I was discussing with an agency client the other day Sentiment Metrics reach in terms of how much source data we index compared to leading blog search engines such as Google blog search and Technorati.
We did some comparisons across three of the terms they were monitoring and here are the results (terms not shown to protect their clients)!To get the raw numbers of social media mentions and online media mentions I checked in Sentiment Metrics reporting interface and database manually.
To get the raw numbers on Google blog search I did an advanced search. Selected the last month of data , English, and entered the phrase in the exact phrase box. Once the search was run I clicked the links at the bottom of the page until I got to the last page of results as their result count can not be trusted. I then recorded the number at the bottom of the page “In order to show you the most relevant results, we have omitted some entries very similar to the XXX already displayed.” As this shows their entire index for this phrase without duplicates. See: http://people.oii.ox.ac.uk/escher/2008/02/28/google-blogsearch-howto/ Section: Second problem: total results estimate.

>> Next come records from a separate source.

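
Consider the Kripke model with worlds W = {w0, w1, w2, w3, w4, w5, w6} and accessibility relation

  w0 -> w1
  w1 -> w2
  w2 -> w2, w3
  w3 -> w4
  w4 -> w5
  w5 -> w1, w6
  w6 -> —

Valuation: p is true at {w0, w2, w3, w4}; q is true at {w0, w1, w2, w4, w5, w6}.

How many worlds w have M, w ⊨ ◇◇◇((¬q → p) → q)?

6

w0: successors {w1}; ◇◇((¬q → p) → q) there: w1:T. ✓
w1: successors {w2}; ◇◇((¬q → p) → q) there: w2:T. ✓
w2: successors {w2, w3}; ◇◇((¬q → p) → q) there: w2:T, w3:T. ✓
w3: successors {w4}; ◇◇((¬q → p) → q) there: w4:T. ✓
w4: successors {w5}; ◇◇((¬q → p) → q) there: w5:T. ✓
w5: successors {w1, w6}; ◇◇((¬q → p) → q) there: w1:T, w6:F. ✓
w6: no successors, so ◇◇◇((¬q → p) → q) fails. ✗
Satisfying worlds: {w0, w1, w2, w3, w4, w5}.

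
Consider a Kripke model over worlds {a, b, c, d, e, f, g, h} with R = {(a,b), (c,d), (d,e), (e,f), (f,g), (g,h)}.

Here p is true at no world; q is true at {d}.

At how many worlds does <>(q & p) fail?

8

a: successors {b}; q & p there: b:F. ✗
b: no successors, so <>(q & p) fails. ✗
c: successors {d}; q & p there: d:F. ✗
d: successors {e}; q & p there: e:F. ✗
e: successors {f}; q & p there: f:F. ✗
f: successors {g}; q & p there: g:F. ✗
g: successors {h}; q & p there: h:F. ✗
h: no successors, so <>(q & p) fails. ✗
Satisfying worlds: ∅.
So <>(q & p) fails at the other 8 worlds.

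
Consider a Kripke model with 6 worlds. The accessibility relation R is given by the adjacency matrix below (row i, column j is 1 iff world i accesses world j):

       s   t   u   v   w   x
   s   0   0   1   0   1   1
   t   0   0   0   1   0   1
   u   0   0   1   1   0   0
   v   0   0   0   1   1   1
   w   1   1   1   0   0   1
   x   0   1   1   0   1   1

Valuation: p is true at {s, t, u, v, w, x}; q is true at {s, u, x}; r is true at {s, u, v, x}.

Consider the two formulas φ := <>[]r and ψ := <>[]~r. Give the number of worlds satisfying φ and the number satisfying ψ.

4 and 0

For <>[]r:
s: successors {u, w, x}; []r there: u:T, w:F, x:F. ✓
t: successors {v, x}; []r there: v:F, x:F. ✗
u: successors {u, v}; []r there: u:T, v:F. ✓
v: successors {v, w, x}; []r there: v:F, w:F, x:F. ✗
w: successors {s, t, u, x}; []r there: s:F, t:T, u:T, x:F. ✓
x: successors {t, u, w, x}; []r there: t:T, u:T, w:F, x:F. ✓
— 4 worlds.
For <>[]~r:
s: successors {u, w, x}; []~r there: u:F, w:F, x:F. ✗
t: successors {v, x}; []~r there: v:F, x:F. ✗
u: successors {u, v}; []~r there: u:F, v:F. ✗
v: successors {v, w, x}; []~r there: v:F, w:F, x:F. ✗
w: successors {s, t, u, x}; []~r there: s:F, t:F, u:F, x:F. ✗
x: successors {t, u, w, x}; []~r there: t:F, u:F, w:F, x:F. ✗
— 0 worlds.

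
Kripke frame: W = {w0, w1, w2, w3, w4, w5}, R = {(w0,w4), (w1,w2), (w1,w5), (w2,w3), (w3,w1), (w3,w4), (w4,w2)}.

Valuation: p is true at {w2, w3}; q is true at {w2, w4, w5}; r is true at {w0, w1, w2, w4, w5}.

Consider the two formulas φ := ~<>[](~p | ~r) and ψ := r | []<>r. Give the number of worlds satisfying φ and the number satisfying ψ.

For ~<>[](~p | ~r):
w0: <>[](~p | ~r) is F. ✓
w1: <>[](~p | ~r) is T. ✗
w2: <>[](~p | ~r) is T. ✗
w3: <>[](~p | ~r) is F. ✓
w4: <>[](~p | ~r) is T. ✗
w5: <>[](~p | ~r) is F. ✓
— 3 worlds.
For r | []<>r:
w0: r is T, []<>r is T. ✓
w1: r is T, []<>r is F. ✓
w2: r is T, []<>r is T. ✓
w3: r is F, []<>r is T. ✓
w4: r is T, []<>r is F. ✓
w5: r is T, []<>r is T. ✓
— 6 worlds.

3 and 6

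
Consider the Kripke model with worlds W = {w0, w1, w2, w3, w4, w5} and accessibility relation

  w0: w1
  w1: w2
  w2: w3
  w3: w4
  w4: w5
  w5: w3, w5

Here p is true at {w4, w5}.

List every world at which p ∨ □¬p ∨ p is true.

{w0, w1, w2, w4, w5}

w0: p is F, □¬p ∨ p is T. ✓
w1: p is F, □¬p ∨ p is T. ✓
w2: p is F, □¬p ∨ p is T. ✓
w3: p is F, □¬p ∨ p is F. ✗
w4: p is T, □¬p ∨ p is T. ✓
w5: p is T, □¬p ∨ p is T. ✓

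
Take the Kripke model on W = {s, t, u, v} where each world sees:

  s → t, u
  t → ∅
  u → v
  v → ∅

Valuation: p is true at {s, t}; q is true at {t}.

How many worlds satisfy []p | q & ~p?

s: []p is F, q & ~p is F. ✗
t: []p is T, q & ~p is F. ✓
u: []p is F, q & ~p is F. ✗
v: []p is T, q & ~p is F. ✓
Satisfying worlds: {t, v}.

2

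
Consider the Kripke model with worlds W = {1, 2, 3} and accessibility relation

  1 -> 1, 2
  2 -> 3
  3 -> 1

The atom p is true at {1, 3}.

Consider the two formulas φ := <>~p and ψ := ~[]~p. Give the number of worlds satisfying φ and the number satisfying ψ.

1 and 3

For <>~p:
1: successors {1, 2}; ~p there: 1:F, 2:T. ✓
2: successors {3}; ~p there: 3:F. ✗
3: successors {1}; ~p there: 1:F. ✗
— 1 world.
For ~[]~p:
1: []~p is F. ✓
2: []~p is F. ✓
3: []~p is F. ✓
— 3 worlds.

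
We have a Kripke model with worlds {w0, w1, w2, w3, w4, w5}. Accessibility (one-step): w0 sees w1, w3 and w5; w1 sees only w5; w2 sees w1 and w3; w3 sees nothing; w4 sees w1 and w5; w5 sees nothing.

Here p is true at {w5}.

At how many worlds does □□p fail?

0

w0: successors {w1, w3, w5}; □p there: w1:T, w3:T, w5:T. ✓
w1: successors {w5}; □p there: w5:T. ✓
w2: successors {w1, w3}; □p there: w1:T, w3:T. ✓
w3: no successors, so □□p holds vacuously. ✓
w4: successors {w1, w5}; □p there: w1:T, w5:T. ✓
w5: no successors, so □□p holds vacuously. ✓
Satisfying worlds: {w0, w1, w2, w3, w4, w5}.
So □□p fails at the other 0 worlds.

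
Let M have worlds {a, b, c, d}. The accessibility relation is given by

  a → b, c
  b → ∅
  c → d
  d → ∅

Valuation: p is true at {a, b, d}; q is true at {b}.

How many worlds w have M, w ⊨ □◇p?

a: successors {b, c}; ◇p there: b:F, c:T. ✗
b: no successors, so □◇p holds vacuously. ✓
c: successors {d}; ◇p there: d:F. ✗
d: no successors, so □◇p holds vacuously. ✓
Satisfying worlds: {b, d}.

2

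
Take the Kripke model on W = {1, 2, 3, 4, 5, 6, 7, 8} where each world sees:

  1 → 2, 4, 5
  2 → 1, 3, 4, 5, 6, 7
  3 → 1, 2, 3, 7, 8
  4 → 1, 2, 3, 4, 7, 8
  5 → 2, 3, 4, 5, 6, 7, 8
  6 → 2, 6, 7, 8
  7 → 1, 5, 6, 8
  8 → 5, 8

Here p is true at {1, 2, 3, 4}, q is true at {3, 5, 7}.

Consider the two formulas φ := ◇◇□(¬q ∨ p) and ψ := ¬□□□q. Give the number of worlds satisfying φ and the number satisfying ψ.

For ◇◇□(¬q ∨ p):
1: successors {2, 4, 5}; ◇□(¬q ∨ p) there: 2:F, 4:F, 5:F. ✗
2: successors {1, 3, 4, 5, 6, 7}; ◇□(¬q ∨ p) there: 1:F, 3:F, 4:F, 5:F, 6:F, 7:F. ✗
3: successors {1, 2, 3, 7, 8}; ◇□(¬q ∨ p) there: 1:F, 2:F, 3:F, 7:F, 8:F. ✗
4: successors {1, 2, 3, 4, 7, 8}; ◇□(¬q ∨ p) there: 1:F, 2:F, 3:F, 4:F, 7:F, 8:F. ✗
5: successors {2, 3, 4, 5, 6, 7, 8}; ◇□(¬q ∨ p) there: 2:F, 3:F, 4:F, 5:F, 6:F, 7:F, 8:F. ✗
6: successors {2, 6, 7, 8}; ◇□(¬q ∨ p) there: 2:F, 6:F, 7:F, 8:F. ✗
7: successors {1, 5, 6, 8}; ◇□(¬q ∨ p) there: 1:F, 5:F, 6:F, 8:F. ✗
8: successors {5, 8}; ◇□(¬q ∨ p) there: 5:F, 8:F. ✗
— 0 worlds.
For ¬□□□q:
1: □□□q is F. ✓
2: □□□q is F. ✓
3: □□□q is F. ✓
4: □□□q is F. ✓
5: □□□q is F. ✓
6: □□□q is F. ✓
7: □□□q is F. ✓
8: □□□q is F. ✓
— 8 worlds.

0 and 8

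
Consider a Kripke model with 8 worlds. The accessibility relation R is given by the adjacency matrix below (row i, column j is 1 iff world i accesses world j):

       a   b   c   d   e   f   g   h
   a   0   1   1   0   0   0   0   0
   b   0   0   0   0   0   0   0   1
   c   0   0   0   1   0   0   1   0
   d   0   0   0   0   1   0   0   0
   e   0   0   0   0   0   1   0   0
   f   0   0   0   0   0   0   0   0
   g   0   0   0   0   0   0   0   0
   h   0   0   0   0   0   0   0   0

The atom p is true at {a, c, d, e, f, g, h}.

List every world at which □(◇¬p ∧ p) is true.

a: successors {b, c}; ◇¬p ∧ p there: b:F, c:F. ✗
b: successors {h}; ◇¬p ∧ p there: h:F. ✗
c: successors {d, g}; ◇¬p ∧ p there: d:F, g:F. ✗
d: successors {e}; ◇¬p ∧ p there: e:F. ✗
e: successors {f}; ◇¬p ∧ p there: f:F. ✗
f: no successors, so □(◇¬p ∧ p) holds vacuously. ✓
g: no successors, so □(◇¬p ∧ p) holds vacuously. ✓
h: no successors, so □(◇¬p ∧ p) holds vacuously. ✓

{f, g, h}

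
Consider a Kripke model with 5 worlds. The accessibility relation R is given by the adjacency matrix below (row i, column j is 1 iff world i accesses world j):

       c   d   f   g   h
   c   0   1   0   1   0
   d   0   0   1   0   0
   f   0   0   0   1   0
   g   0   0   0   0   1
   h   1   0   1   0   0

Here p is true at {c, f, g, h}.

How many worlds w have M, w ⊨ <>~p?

c: successors {d, g}; ~p there: d:T, g:F. ✓
d: successors {f}; ~p there: f:F. ✗
f: successors {g}; ~p there: g:F. ✗
g: successors {h}; ~p there: h:F. ✗
h: successors {c, f}; ~p there: c:F, f:F. ✗
Satisfying worlds: {c}.

1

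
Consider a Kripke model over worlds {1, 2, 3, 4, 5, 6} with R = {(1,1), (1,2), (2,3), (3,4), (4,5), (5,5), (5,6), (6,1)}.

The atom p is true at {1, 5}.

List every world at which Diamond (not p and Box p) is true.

{3, 5}

1: successors {1, 2}; not p and Box p there: 1:F, 2:F. ✗
2: successors {3}; not p and Box p there: 3:F. ✗
3: successors {4}; not p and Box p there: 4:T. ✓
4: successors {5}; not p and Box p there: 5:F. ✗
5: successors {5, 6}; not p and Box p there: 5:F, 6:T. ✓
6: successors {1}; not p and Box p there: 1:F. ✗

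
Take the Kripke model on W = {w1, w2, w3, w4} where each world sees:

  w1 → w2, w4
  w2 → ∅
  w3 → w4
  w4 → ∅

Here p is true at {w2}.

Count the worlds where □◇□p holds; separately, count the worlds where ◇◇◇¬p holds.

2 and 0

For □◇□p:
w1: successors {w2, w4}; ◇□p there: w2:F, w4:F. ✗
w2: no successors, so □◇□p holds vacuously. ✓
w3: successors {w4}; ◇□p there: w4:F. ✗
w4: no successors, so □◇□p holds vacuously. ✓
— 2 worlds.
For ◇◇◇¬p:
w1: successors {w2, w4}; ◇◇¬p there: w2:F, w4:F. ✗
w2: no successors, so ◇◇◇¬p fails. ✗
w3: successors {w4}; ◇◇¬p there: w4:F. ✗
w4: no successors, so ◇◇◇¬p fails. ✗
— 0 worlds.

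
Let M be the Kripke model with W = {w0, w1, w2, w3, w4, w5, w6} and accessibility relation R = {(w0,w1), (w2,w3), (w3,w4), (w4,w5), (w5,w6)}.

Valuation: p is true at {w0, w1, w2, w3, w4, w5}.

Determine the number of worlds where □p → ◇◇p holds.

3

w0: □p is T, ◇◇p is F. ✗
w1: □p is T, ◇◇p is F. ✗
w2: □p is T, ◇◇p is T. ✓
w3: □p is T, ◇◇p is T. ✓
w4: □p is T, ◇◇p is F. ✗
w5: □p is F, ◇◇p is F. ✓
w6: □p is T, ◇◇p is F. ✗
Satisfying worlds: {w2, w3, w5}.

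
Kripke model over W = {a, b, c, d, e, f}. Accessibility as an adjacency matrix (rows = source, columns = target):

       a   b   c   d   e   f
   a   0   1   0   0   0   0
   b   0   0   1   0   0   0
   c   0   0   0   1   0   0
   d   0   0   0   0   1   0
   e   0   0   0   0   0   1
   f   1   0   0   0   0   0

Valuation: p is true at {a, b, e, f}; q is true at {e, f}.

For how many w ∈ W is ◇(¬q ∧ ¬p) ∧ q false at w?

a: ◇(¬q ∧ ¬p) is F, q is F. ✗
b: ◇(¬q ∧ ¬p) is T, q is F. ✗
c: ◇(¬q ∧ ¬p) is T, q is F. ✗
d: ◇(¬q ∧ ¬p) is F, q is F. ✗
e: ◇(¬q ∧ ¬p) is F, q is T. ✗
f: ◇(¬q ∧ ¬p) is F, q is T. ✗
Satisfying worlds: ∅.
So ◇(¬q ∧ ¬p) ∧ q fails at the other 6 worlds.

6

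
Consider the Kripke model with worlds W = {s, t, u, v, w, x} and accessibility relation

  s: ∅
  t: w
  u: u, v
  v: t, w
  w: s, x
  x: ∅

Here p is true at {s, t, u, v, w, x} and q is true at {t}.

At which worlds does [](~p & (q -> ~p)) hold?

{s, x}

s: no successors, so [](~p & (q -> ~p)) holds vacuously. ✓
t: successors {w}; ~p & (q -> ~p) there: w:F. ✗
u: successors {u, v}; ~p & (q -> ~p) there: u:F, v:F. ✗
v: successors {t, w}; ~p & (q -> ~p) there: t:F, w:F. ✗
w: successors {s, x}; ~p & (q -> ~p) there: s:F, x:F. ✗
x: no successors, so [](~p & (q -> ~p)) holds vacuously. ✓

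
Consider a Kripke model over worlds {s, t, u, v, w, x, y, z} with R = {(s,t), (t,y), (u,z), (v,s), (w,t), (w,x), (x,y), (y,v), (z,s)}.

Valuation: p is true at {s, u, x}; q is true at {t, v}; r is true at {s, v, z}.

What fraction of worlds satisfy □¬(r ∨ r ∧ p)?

1/2

s: successors {t}; ¬(r ∨ r ∧ p) there: t:T. ✓
t: successors {y}; ¬(r ∨ r ∧ p) there: y:T. ✓
u: successors {z}; ¬(r ∨ r ∧ p) there: z:F. ✗
v: successors {s}; ¬(r ∨ r ∧ p) there: s:F. ✗
w: successors {t, x}; ¬(r ∨ r ∧ p) there: t:T, x:T. ✓
x: successors {y}; ¬(r ∨ r ∧ p) there: y:T. ✓
y: successors {v}; ¬(r ∨ r ∧ p) there: v:F. ✗
z: successors {s}; ¬(r ∨ r ∧ p) there: s:F. ✗
That's 4 of 8 worlds, so 4/8 = 1/2.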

To get raw numbers from Technorati I ran the query and looked at the numbers chart in the bottom right and added the total manually.
| Phrase |
Google Blog |
Technorati |
Sentiment Metrics Reports (after spam and relevance filtering) |
Sentiment Metrics Database |
| 1 |
277 |
Approx 55 |
296 |
484 |
| 2 |
139 |
Approx 19 |
165 (only 20 days data) |
322 |
| 3 |
512 |
Not possible |
573 (only 20 days data) |
7842 |
Obviously there is a lot more to Sentiment Metrics than just raw numbers such as our Sentiment, Demographic and influencer analysis. However on just the simple metric of raw numbers you can see for all three terms we outperformed the two blog search engines. Our client was happy to confirm this!